Petit coup de nostalgie: je réalise que ça fait aujourd'hui un an, jour pour jour, que je m'envolais pour la Syrie, début d'un voyage inoubliable (bien que trop court). Je m'étais alors "promis" d'en donner ici des impressions et des images, je ne l'ai pas encore fait… Faudra vraiment que je répare cette lacune.
Ceci étant — et ça n'a strictement rien à voir —, on se consolera avec l'annonce faite hier que le très helvète (dans tous les sens du terme) donc très sage Calida allait racheter le très coquin Aubade ! En d'autres termes, c'est le frou-frou parisien qui rejoint le pyjama en pilou !

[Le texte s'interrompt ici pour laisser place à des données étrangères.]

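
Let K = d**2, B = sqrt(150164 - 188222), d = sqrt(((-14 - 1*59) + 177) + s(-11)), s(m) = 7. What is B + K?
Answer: 111 + I*sqrt(38058) ≈ 111.0 + 195.08*I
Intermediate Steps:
d = sqrt(111) (d = sqrt(((-14 - 1*59) + 177) + 7) = sqrt(((-14 - 59) + 177) + 7) = sqrt((-73 + 177) + 7) = sqrt(104 + 7) = sqrt(111) ≈ 10.536)
B = I*sqrt(38058) (B = sqrt(-38058) = I*sqrt(38058) ≈ 195.08*I)
K = 111 (K = (sqrt(111))**2 = 111)
B + K = I*sqrt(38058) + 111 = 111 + I*sqrt(38058)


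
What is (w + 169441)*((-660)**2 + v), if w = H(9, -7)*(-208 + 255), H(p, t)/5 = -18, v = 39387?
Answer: 78473077257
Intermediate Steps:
H(p, t) = -90 (H(p, t) = 5*(-18) = -90)
w = -4230 (w = -90*(-208 + 255) = -90*47 = -4230)
(w + 169441)*((-660)**2 + v) = (-4230 + 169441)*((-660)**2 + 39387) = 165211*(435600 + 39387) = 165211*474987 = 78473077257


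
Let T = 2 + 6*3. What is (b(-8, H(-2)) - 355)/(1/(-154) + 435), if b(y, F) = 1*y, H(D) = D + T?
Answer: -55902/66989 ≈ -0.83450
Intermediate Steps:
T = 20 (T = 2 + 18 = 20)
H(D) = 20 + D (H(D) = D + 20 = 20 + D)
b(y, F) = y
(b(-8, H(-2)) - 355)/(1/(-154) + 435) = (-8 - 355)/(1/(-154) + 435) = -363/(-1/154 + 435) = -363/66989/154 = -363*154/66989 = -55902/66989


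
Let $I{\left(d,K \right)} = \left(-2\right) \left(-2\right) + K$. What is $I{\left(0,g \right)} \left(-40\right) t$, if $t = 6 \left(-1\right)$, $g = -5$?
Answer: $-240$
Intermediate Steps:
$I{\left(d,K \right)} = 4 + K$
$t = -6$
$I{\left(0,g \right)} \left(-40\right) t = \left(4 - 5\right) \left(-40\right) \left(-6\right) = \left(-1\right) \left(-40\right) \left(-6\right) = 40 \left(-6\right) = -240$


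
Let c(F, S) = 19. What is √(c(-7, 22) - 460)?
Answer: 21*I ≈ 21.0*I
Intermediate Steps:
√(c(-7, 22) - 460) = √(19 - 460) = √(-441) = 21*I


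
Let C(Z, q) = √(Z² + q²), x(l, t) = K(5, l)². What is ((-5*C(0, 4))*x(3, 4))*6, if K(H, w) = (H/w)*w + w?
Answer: -7680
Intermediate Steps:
K(H, w) = H + w
x(l, t) = (5 + l)²
((-5*C(0, 4))*x(3, 4))*6 = ((-5*√(0² + 4²))*(5 + 3)²)*6 = (-5*√(0 + 16)*8²)*6 = (-5*√16*64)*6 = (-5*4*64)*6 = -20*64*6 = -1280*6 = -7680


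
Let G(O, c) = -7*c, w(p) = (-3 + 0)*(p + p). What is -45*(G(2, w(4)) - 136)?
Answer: -1440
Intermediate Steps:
w(p) = -6*p
-45*(G(2, w(4)) - 136) = -45*(-(-42)*4 - 136) = -45*(-7*(-24) - 136) = -45*(168 - 136) = -45*32 = -1440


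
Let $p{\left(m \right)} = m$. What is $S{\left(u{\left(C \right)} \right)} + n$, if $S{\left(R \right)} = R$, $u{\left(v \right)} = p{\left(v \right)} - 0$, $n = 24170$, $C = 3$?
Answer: $24173$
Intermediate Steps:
$u{\left(v \right)} = v$ ($u{\left(v \right)} = v - 0 = v + 0 = v$)
$S{\left(u{\left(C \right)} \right)} + n = 3 + 24170 = 24173$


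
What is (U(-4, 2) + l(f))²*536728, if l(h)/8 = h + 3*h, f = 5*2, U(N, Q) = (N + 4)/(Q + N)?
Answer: 54960947200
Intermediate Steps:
U(N, Q) = (4 + N)/(N + Q)
f = 10
l(h) = 32*h (l(h) = 8*(h + 3*h) = 8*(4*h) = 32*h)
(U(-4, 2) + l(f))²*536728 = ((4 - 4)/(-4 + 2) + 32*10)²*536728 = (0/(-2) + 320)²*536728 = (-½*0 + 320)²*536728 = (0 + 320)²*536728 = 320²*536728 = 102400*536728 = 54960947200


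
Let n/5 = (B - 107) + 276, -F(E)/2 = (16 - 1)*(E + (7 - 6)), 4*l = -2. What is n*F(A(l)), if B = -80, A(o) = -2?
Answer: 13350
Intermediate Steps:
l = -½ (l = (¼)*(-2) = -½ ≈ -0.50000)
F(E) = -30 - 30*E (F(E) = -2*(16 - 1)*(E + (7 - 6)) = -30*(E + 1) = -30*(1 + E) = -2*(15 + 15*E) = -30 - 30*E)
n = 445 (n = 5*((-80 - 107) + 276) = 5*(-187 + 276) = 5*89 = 445)
n*F(A(l)) = 445*(-30 - 30*(-2)) = 445*(-30 + 60) = 445*30 = 13350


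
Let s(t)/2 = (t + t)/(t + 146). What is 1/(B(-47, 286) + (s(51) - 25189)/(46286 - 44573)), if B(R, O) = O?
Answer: 337461/91551817 ≈ 0.0036860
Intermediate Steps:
s(t) = 4*t/(146 + t) (s(t) = 2*((t + t)/(t + 146)) = 2*((2*t)/(146 + t)) = 2*(2*t/(146 + t)) = 4*t/(146 + t))
1/(B(-47, 286) + (s(51) - 25189)/(46286 - 44573)) = 1/(286 + (4*51/(146 + 51) - 25189)/(46286 - 44573)) = 1/(286 + (4*51/197 - 25189)/1713) = 1/(286 + (4*51*(1/197) - 25189)*(1/1713)) = 1/(286 + (204/197 - 25189)*(1/1713)) = 1/(286 - 4962029/197*1/1713) = 1/(286 - 4962029/337461) = 1/(91551817/337461) = 337461/91551817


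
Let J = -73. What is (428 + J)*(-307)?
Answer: -108985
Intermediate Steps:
(428 + J)*(-307) = (428 - 73)*(-307) = 355*(-307) = -108985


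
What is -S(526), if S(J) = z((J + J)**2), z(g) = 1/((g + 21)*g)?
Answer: -1/1224816984400 ≈ -8.1645e-13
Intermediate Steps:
z(g) = 1/(g*(21 + g)) (z(g) = 1/((21 + g)*g) = 1/(g*(21 + g)))
S(J) = 1/(4*J**2*(21 + 4*J**2)) (S(J) = 1/(((J + J)**2)*(21 + (J + J)**2)) = 1/(((2*J)**2)*(21 + (2*J)**2)) = 1/(((4*J**2))*(21 + 4*J**2)) = (1/(4*J**2))/(21 + 4*J**2) = 1/(4*J**2*(21 + 4*J**2)))
-S(526) = -1/(16*526**4 + 84*526**2) = -1/(16*76549608976 + 84*276676) = -1/(1224793743616 + 23240784) = -1/1224816984400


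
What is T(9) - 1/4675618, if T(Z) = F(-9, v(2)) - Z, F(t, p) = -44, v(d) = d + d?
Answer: -247807755/4675618 ≈ -53.000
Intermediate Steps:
v(d) = 2*d
T(Z) = -44 - Z
T(9) - 1/4675618 = (-44 - 1*9) - 1/4675618 = (-44 - 9) - 1*1/4675618 = -53 - 1/4675618 = -247807755/4675618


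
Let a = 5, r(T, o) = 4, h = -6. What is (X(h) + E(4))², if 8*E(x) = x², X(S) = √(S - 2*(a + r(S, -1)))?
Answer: -20 + 8*I*√6 ≈ -20.0 + 19.596*I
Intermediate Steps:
X(S) = √(-18 + S) (X(S) = √(S - 2*(5 + 4)) = √(S - 2*9) = √(S - 18) = √(-18 + S))
E(x) = x²/8
(X(h) + E(4))² = (√(-18 - 6) + (⅛)*4²)² = (√(-24) + (⅛)*16)² = (2*I*√6 + 2)² = (2 + 2*I*√6)²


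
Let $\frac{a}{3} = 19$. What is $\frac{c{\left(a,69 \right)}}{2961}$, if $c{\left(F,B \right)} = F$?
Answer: $\frac{19}{987} \approx 0.01925$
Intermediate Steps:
$a = 57$ ($a = 3 \cdot 19 = 57$)
$\frac{c{\left(a,69 \right)}}{2961} = \frac{57}{2961} = 57 \cdot \frac{1}{2961} = \frac{19}{987}$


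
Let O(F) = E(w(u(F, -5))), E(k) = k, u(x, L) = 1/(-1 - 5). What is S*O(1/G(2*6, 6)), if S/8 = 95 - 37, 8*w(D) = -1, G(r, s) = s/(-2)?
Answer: -58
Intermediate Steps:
G(r, s) = -s/2 (G(r, s) = s*(-½) = -s/2)
u(x, L) = -⅙ (u(x, L) = 1/(-6) = -⅙)
w(D) = -⅛ (w(D) = (⅛)*(-1) = -⅛)
O(F) = -⅛
S = 464 (S = 8*(95 - 37) = 8*58 = 464)
S*O(1/G(2*6, 6)) = 464*(-⅛) = -58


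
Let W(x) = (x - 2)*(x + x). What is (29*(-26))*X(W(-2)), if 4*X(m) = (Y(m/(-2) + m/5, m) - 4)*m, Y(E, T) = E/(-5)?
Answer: 229216/25 ≈ 9168.6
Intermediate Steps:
W(x) = 2*x*(-2 + x) (W(x) = (-2 + x)*(2*x) = 2*x*(-2 + x))
Y(E, T) = -E/5 (Y(E, T) = E*(-⅕) = -E/5)
X(m) = m*(-4 + 3*m/50)/4 (X(m) = ((-(m/(-2) + m/5)/5 - 4)*m)/4 = ((-(m*(-½) + m*(⅕))/5 - 4)*m)/4 = ((-(-m/2 + m/5)/5 - 4)*m)/4 = ((-(-3)*m/50 - 4)*m)/4 = ((3*m/50 - 4)*m)/4 = ((-4 + 3*m/50)*m)/4 = (m*(-4 + 3*m/50))/4 = m*(-4 + 3*m/50)/4)
(29*(-26))*X(W(-2)) = (29*(-26))*((2*(-2)*(-2 - 2))*(-200 + 3*(2*(-2)*(-2 - 2)))/200) = -377*2*(-2)*(-4)*(-200 + 3*(2*(-2)*(-4)))/100 = -377*16*(-200 + 3*16)/100 = -377*16*(-200 + 48)/100 = -377*16*(-152)/100 = -754*(-304/25) = 229216/25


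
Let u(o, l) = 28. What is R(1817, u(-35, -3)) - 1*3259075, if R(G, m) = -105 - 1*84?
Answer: -3259264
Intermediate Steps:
R(G, m) = -189 (R(G, m) = -105 - 84 = -189)
R(1817, u(-35, -3)) - 1*3259075 = -189 - 1*3259075 = -189 - 3259075 = -3259264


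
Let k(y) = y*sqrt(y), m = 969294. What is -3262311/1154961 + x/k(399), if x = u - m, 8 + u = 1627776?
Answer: -362479/128329 + 658474*sqrt(399)/159201 ≈ 79.794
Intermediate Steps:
u = 1627768 (u = -8 + 1627776 = 1627768)
k(y) = y**(3/2)
x = 658474 (x = 1627768 - 1*969294 = 1627768 - 969294 = 658474)
-3262311/1154961 + x/k(399) = -3262311/1154961 + 658474/(399**(3/2)) = -3262311*1/1154961 + 658474/((399*sqrt(399))) = -362479/128329 + 658474*(sqrt(399)/159201) = -362479/128329 + 658474*sqrt(399)/159201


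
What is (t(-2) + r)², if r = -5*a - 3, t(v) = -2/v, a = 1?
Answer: 49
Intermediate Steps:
r = -8 (r = -5*1 - 3 = -5 - 3 = -8)
(t(-2) + r)² = (-2/(-2) - 8)² = (-2*(-½) - 8)² = (1 - 8)² = (-7)² = 49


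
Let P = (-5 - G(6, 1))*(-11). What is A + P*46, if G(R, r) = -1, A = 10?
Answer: 2034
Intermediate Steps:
P = 44 (P = (-5 - 1*(-1))*(-11) = (-5 + 1)*(-11) = -4*(-11) = 44)
A + P*46 = 10 + 44*46 = 10 + 2024 = 2034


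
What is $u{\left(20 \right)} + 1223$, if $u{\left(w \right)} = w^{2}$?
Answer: $1623$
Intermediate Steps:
$u{\left(20 \right)} + 1223 = 20^{2} + 1223 = 400 + 1223 = 1623$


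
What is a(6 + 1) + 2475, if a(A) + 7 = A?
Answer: 2475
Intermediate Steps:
a(A) = -7 + A
a(6 + 1) + 2475 = (-7 + (6 + 1)) + 2475 = (-7 + 7) + 2475 = 0 + 2475 = 2475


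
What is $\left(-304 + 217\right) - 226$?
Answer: $-313$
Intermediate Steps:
$\left(-304 + 217\right) - 226 = -87 - 226 = -313$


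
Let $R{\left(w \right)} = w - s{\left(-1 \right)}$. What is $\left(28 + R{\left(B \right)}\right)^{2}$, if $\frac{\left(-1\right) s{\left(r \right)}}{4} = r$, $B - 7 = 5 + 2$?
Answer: $1444$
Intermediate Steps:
$B = 14$ ($B = 7 + \left(5 + 2\right) = 7 + 7 = 14$)
$s{\left(r \right)} = - 4 r$
$R{\left(w \right)} = -4 + w$ ($R{\left(w \right)} = w - \left(-4\right) \left(-1\right) = w - 4 = -4 + w$)
$\left(28 + R{\left(B \right)}\right)^{2} = \left(28 + \left(-4 + 14\right)\right)^{2} = \left(28 + 10\right)^{2} = 38^{2} = 1444$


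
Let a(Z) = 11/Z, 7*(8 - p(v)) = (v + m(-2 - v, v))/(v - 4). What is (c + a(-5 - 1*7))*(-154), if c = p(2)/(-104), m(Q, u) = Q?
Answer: 23837/156 ≈ 152.80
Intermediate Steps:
p(v) = 8 + 2/(7*(-4 + v)) (p(v) = 8 - (v + (-2 - v))/(7*(v - 4)) = 8 - (-2)/(7*(-4 + v)) = 8 + 2/(7*(-4 + v)))
c = -55/728 (c = (2*(-111 + 28*2)/(7*(-4 + 2)))/(-104) = ((2/7)*(-111 + 56)/(-2))*(-1/104) = ((2/7)*(-½)*(-55))*(-1/104) = (55/7)*(-1/104) = -55/728 ≈ -0.075549)
(c + a(-5 - 1*7))*(-154) = (-55/728 + 11/(-5 - 1*7))*(-154) = (-55/728 + 11/(-5 - 7))*(-154) = (-55/728 + 11/(-12))*(-154) = (-55/728 + 11*(-1/12))*(-154) = (-55/728 - 11/12)*(-154) = -2167/2184*(-154) = 23837/156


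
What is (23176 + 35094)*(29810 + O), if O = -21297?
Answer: 496052510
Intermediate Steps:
(23176 + 35094)*(29810 + O) = (23176 + 35094)*(29810 - 21297) = 58270*8513 = 496052510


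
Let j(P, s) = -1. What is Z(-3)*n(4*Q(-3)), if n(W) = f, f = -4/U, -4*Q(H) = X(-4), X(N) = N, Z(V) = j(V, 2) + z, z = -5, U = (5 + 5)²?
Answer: 6/25 ≈ 0.24000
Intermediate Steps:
U = 100 (U = 10² = 100)
Z(V) = -6 (Z(V) = -1 - 5 = -6)
Q(H) = 1 (Q(H) = -¼*(-4) = 1)
f = -1/25 (f = -4/100 = -4*1/100 = -1/25 ≈ -0.040000)
n(W) = -1/25
Z(-3)*n(4*Q(-3)) = -6*(-1/25) = 6/25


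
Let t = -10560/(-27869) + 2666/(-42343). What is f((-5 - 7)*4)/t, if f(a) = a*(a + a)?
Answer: 2718851482368/186421663 ≈ 14584.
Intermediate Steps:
f(a) = 2*a² (f(a) = a*(2*a) = 2*a²)
t = 372843326/1180057067 (t = -10560*(-1/27869) + 2666*(-1/42343) = 10560/27869 - 2666/42343 = 372843326/1180057067 ≈ 0.31595)
f((-5 - 7)*4)/t = (2*((-5 - 7)*4)²)/(372843326/1180057067) = (2*(-12*4)²)*(1180057067/372843326) = (2*(-48)²)*(1180057067/372843326) = (2*2304)*(1180057067/372843326) = 4608*(1180057067/372843326) = 2718851482368/186421663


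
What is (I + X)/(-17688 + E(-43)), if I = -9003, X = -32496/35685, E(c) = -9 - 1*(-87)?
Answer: 107101517/209470950 ≈ 0.51130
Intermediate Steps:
E(c) = 78 (E(c) = -9 + 87 = 78)
X = -10832/11895 (X = -32496*1/35685 = -10832/11895 ≈ -0.91063)
(I + X)/(-17688 + E(-43)) = (-9003 - 10832/11895)/(-17688 + 78) = -107101517/11895/(-17610) = -107101517/11895*(-1/17610) = 107101517/209470950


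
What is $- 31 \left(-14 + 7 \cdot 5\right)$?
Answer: $-651$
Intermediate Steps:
$- 31 \left(-14 + 7 \cdot 5\right) = - 31 \left(-14 + 35\right) = \left(-31\right) 21 = -651$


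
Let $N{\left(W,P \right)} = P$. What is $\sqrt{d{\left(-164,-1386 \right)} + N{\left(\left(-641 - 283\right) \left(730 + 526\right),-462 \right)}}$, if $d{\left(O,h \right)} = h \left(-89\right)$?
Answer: $14 \sqrt{627} \approx 350.56$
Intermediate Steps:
$d{\left(O,h \right)} = - 89 h$
$\sqrt{d{\left(-164,-1386 \right)} + N{\left(\left(-641 - 283\right) \left(730 + 526\right),-462 \right)}} = \sqrt{\left(-89\right) \left(-1386\right) - 462} = \sqrt{123354 - 462} = \sqrt{122892} = 14 \sqrt{627}$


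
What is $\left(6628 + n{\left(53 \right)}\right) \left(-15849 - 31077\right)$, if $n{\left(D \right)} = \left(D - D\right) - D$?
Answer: $-308538450$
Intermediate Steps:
$n{\left(D \right)} = - D$ ($n{\left(D \right)} = 0 - D = - D$)
$\left(6628 + n{\left(53 \right)}\right) \left(-15849 - 31077\right) = \left(6628 - 53\right) \left(-15849 - 31077\right) = \left(6628 - 53\right) \left(-46926\right) = 6575 \left(-46926\right) = -308538450$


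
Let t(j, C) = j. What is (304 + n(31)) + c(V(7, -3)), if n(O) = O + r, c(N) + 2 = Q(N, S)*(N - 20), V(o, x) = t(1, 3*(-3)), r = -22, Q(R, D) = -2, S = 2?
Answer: 349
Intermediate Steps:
V(o, x) = 1
c(N) = 38 - 2*N (c(N) = -2 - 2*(N - 20) = -2 - 2*(-20 + N) = -2 + (40 - 2*N) = 38 - 2*N)
n(O) = -22 + O (n(O) = O - 22 = -22 + O)
(304 + n(31)) + c(V(7, -3)) = (304 + (-22 + 31)) + (38 - 2*1) = (304 + 9) + (38 - 2) = 313 + 36 = 349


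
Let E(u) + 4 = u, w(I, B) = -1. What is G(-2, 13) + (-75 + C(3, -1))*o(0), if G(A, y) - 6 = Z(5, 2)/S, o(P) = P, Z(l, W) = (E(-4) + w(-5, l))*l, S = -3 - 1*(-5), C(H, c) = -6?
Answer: -33/2 ≈ -16.500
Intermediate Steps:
E(u) = -4 + u
S = 2 (S = -3 + 5 = 2)
Z(l, W) = -9*l (Z(l, W) = ((-4 - 4) - 1)*l = (-8 - 1)*l = -9*l)
G(A, y) = -33/2 (G(A, y) = 6 - 9*5/2 = 6 - 45*½ = 6 - 45/2 = -33/2)
G(-2, 13) + (-75 + C(3, -1))*o(0) = -33/2 + (-75 - 6)*0 = -33/2 - 81*0 = -33/2 + 0 = -33/2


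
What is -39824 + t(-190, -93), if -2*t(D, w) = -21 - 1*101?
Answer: -39763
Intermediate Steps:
t(D, w) = 61 (t(D, w) = -(-21 - 1*101)/2 = -(-21 - 101)/2 = -½*(-122) = 61)
-39824 + t(-190, -93) = -39824 + 61 = -39763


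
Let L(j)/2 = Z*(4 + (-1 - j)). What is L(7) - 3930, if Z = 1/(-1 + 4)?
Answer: -11798/3 ≈ -3932.7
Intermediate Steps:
Z = ⅓ (Z = 1/3 = ⅓ ≈ 0.33333)
L(j) = 2 - 2*j/3 (L(j) = 2*((4 + (-1 - j))/3) = 2*((3 - j)/3) = 2*(1 - j/3) = 2 - 2*j/3)
L(7) - 3930 = (2 - ⅔*7) - 3930 = (2 - 14/3) - 3930 = -8/3 - 3930 = -11798/3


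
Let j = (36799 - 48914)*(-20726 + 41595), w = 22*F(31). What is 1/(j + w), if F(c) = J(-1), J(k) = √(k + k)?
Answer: -252827935/63921964716365193 - 22*I*√2/63921964716365193 ≈ -3.9553e-9 - 4.8673e-16*I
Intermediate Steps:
J(k) = √2*√k (J(k) = √(2*k) = √2*√k)
F(c) = I*√2 (F(c) = √2*√(-1) = √2*I = I*√2)
w = 22*I*√2 (w = 22*(I*√2) = 22*I*√2 ≈ 31.113*I)
j = -252827935 (j = -12115*20869 = -252827935)
1/(j + w) = 1/(-252827935 + 22*I*√2)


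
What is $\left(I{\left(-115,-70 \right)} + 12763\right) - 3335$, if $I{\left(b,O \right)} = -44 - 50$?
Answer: $9334$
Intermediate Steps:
$I{\left(b,O \right)} = -94$
$\left(I{\left(-115,-70 \right)} + 12763\right) - 3335 = \left(-94 + 12763\right) - 3335 = 12669 - 3335 = 9334$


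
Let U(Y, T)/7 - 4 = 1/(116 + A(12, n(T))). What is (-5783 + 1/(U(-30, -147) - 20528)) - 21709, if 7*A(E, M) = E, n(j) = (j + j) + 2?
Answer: -464393517716/16891951 ≈ -27492.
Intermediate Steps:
n(j) = 2 + 2*j (n(j) = 2*j + 2 = 2 + 2*j)
A(E, M) = E/7
U(Y, T) = 23121/824 (U(Y, T) = 28 + 7/(116 + (⅐)*12) = 28 + 7/(116 + 12/7) = 28 + 7/(824/7) = 28 + 7*(7/824) = 28 + 49/824 = 23121/824)
(-5783 + 1/(U(-30, -147) - 20528)) - 21709 = (-5783 + 1/(23121/824 - 20528)) - 21709 = (-5783 + 1/(-16891951/824)) - 21709 = (-5783 - 824/16891951) - 21709 = -97686153457/16891951 - 21709 = -464393517716/16891951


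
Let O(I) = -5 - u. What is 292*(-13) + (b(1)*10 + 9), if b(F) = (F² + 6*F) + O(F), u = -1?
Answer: -3757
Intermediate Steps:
O(I) = -4 (O(I) = -5 - 1*(-1) = -5 + 1 = -4)
b(F) = -4 + F² + 6*F (b(F) = (F² + 6*F) - 4 = -4 + F² + 6*F)
292*(-13) + (b(1)*10 + 9) = 292*(-13) + ((-4 + 1² + 6*1)*10 + 9) = -3796 + ((-4 + 1 + 6)*10 + 9) = -3796 + (3*10 + 9) = -3796 + (30 + 9) = -3796 + 39 = -3757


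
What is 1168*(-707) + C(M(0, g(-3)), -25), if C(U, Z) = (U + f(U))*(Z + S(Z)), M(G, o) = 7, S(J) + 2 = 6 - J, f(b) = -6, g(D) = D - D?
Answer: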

Et enfin, un régal des sens en ce bel après-midi pré-estival. D'abord, le plaisir du palais, avec un petit saut dans le vignoble de Lavaux pour une dégustation où, comme trois à quatre fois dans l'année, mon vieux copain Alain remonte de sa Provence d'adoption afin de nous faire apprécier la dernière mouture des vins de son domaine de la Cressonnière. Et donc occasion d'emporter quelques cartons afin de regarnir sa cave… Ensuite, le plaisir des yeux, avec une visite à la galerie Pauli à Lausanne, visite in extremis puisque c'était aujourd'hui le dernier jour d'exposition des oeuvres deFabienne Verdier. Après un séjour de dix ans en Chine pour s'initier à l'art pictural et à la calligraphie auprès d'un maître traditionnel, cette artiste parvient à nous faire pénétrer dans un monde incroyablement serein, fait de silence et d'équilibre. Quelle femme, et quel parcours ! Enfin, un petit coup d'odorat dans une nature en éveil.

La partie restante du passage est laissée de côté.